In an attempt to make the architecture of the standard data warehouse comprehensible to a wider audience, I submit the following:

1. A data warehouse is not really a multidimensional structure in any true geometric sense. Rather, it is simply a collection of facts wherein each fact is associated with a set of objects that related to it. True, it can be implemented as an array of many dimensions, but more generally, it is just a collection of facts and their material associations.

2. The star schema is a pattern of database design that has a core table of “facts,” or events that are historically recorded with their relations to business objects. Each category of business object (i.e. customer, product, business unit) is stored in a separate table that is connected to the fact table and is referred to as a dimension. The dimensional tables have no geometric significance, but rather, they represent collections of objects to which the facts relate to. Although a star schema can be thought of as a dimensional space, with each category of objects representing a dimension, it can also be simply thought of as a representation of historical events with each event being defined by a set of factors, each of which is represented by one of the dimensional tables.

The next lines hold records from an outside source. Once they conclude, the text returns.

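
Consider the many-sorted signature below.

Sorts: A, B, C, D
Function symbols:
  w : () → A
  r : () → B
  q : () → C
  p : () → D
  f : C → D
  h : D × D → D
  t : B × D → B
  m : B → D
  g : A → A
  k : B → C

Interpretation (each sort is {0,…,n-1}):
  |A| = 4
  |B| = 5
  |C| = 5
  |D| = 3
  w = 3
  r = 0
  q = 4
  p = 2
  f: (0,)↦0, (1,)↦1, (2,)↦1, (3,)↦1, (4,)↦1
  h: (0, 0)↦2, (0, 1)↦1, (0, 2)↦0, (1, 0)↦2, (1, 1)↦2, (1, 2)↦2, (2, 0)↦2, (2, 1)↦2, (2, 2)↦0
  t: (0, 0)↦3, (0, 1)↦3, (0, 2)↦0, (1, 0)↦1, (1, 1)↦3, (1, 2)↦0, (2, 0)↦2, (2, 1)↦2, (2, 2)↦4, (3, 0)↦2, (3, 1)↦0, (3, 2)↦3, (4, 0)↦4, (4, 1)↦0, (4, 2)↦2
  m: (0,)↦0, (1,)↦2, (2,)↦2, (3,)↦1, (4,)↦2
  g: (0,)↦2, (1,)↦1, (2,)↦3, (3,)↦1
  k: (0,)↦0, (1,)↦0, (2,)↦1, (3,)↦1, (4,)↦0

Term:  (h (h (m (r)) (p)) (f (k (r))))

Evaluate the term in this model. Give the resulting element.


  r = 0
  (m (r)) = m(0,) = 0
  p = 2
  (h (m (r)) (p)) = h(0, 2) = 0
  r = 0
  (k (r)) = k(0,) = 0
  (f (k (r))) = f(0,) = 0
  (h (h (m (r)) (p)) (f (k (r)))) = h(0, 0) = 2

value = 2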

3. Per the previous two observations, although the star schema is represented diagrammatically as a star-like structure of tables, with the fact table in the center surrounded by tables that represent the factors (dimensions) which define the facts, these same diagrams can be represented, with equal accuracy, as a table that is simply related to a set of factors. Above are two alternative diagrams for the same data warehouse. The implementation of the data warehouse remains the same, only the geometry of the graphic has changed. As shown in the above diagram, a star schema can be viewed as a table of facts and a set of tables that are used to factor the facts.